Samtavro cemetery is the largest known in the Caucasus. It covers about 20 hectares and the later burials are placed on top of earlier ones. It is therefore a multi-period cemetery and has been called a ‘multi-terraced’ cemetery. The Bronze to Iron Age levels of the site contain 23 Middle Bronze Age graves (of which four are kurgans) (4,500 to 3,600 years ago); 14 from the transition from the Middle Bronze Age to the Late Bronze Age; 63 from the Late Bronze Age (3,600 to 2,900 years ago) and about 560 from the Early Iron Age (2,900 to 2,500 years ago).
The visible remains of tombs on the site, which you can see today, are from the Classical and Early Medieval periods.
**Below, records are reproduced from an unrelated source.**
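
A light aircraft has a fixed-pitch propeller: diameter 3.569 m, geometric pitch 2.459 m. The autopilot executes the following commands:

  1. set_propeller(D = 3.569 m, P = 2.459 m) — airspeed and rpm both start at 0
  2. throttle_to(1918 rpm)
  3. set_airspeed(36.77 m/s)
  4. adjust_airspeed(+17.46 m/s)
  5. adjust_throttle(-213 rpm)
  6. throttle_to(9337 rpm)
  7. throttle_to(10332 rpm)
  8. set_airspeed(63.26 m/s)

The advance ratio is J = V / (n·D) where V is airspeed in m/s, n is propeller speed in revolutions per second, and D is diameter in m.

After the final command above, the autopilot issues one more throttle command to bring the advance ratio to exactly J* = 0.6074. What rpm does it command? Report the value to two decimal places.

set_propeller: D = 3.569 m, P = 2.459 m (p = P/D = 0.688989); state ← (V=0, rpm=0)
throttle_to(1918): rpm ← 1918
set_airspeed(36.77): V ← 36.77 m/s
adjust_airspeed(+17.46): V ← 36.77 +17.46 = 54.23 m/s
adjust_throttle(-213): rpm ← 1918 -213 = 1705
throttle_to(9337): rpm ← 9337
throttle_to(10332): rpm ← 10332
set_airspeed(63.26): V ← 63.26 m/s
final state: V = 63.26 m/s, rpm = 10332 → n = rpm/60 = 172.200000 rev/s
target J* = 0.6074; solve J* = V/(n·D) for n: n = V/(J*·D) = 63.26/(0.6074 × 3.569) = 29.181516 rev/s
rpm = 60·n = 1750.890968

rpm = 1750.89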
The Bronze Age remains which have been discovered are closer to the road, by the entrance to the site. The Classical and Early Medieval burials have a variety of forms. Over 1,000 graves have been discovered from the Roman period (C1st BCE to C4th CE). Some are sarcophagi, whilst others are cists – a rectangular grave lined with stone slabs. Other types are made from roof tiles instead of stone slabs or use pieces of stone from buildings. Some burials are in pits or in Qvevri (terracotta jars), and some are of mixed construction of brick, stone or tile. The majority are tile tombs, containing an individual inhumation, with varied grave goods such as jewellery, but no tools or weapons.
Samtavro is the place just outside the ancient settlement of Mtskheta where St. Nino is believed to have lived. A small chapel thought to have C4th origins stands beside a bush which Georgians believe to replicate the burning bush witnessed by Moses in the Sinai desert. The C11th church beside the chapel of St. Nino was the place of burial for a number of Georgian kings and queens, most significantly King Mirian I and Queen Nana historically the first Christian rulers of the country. The belltower in the complex is C13th.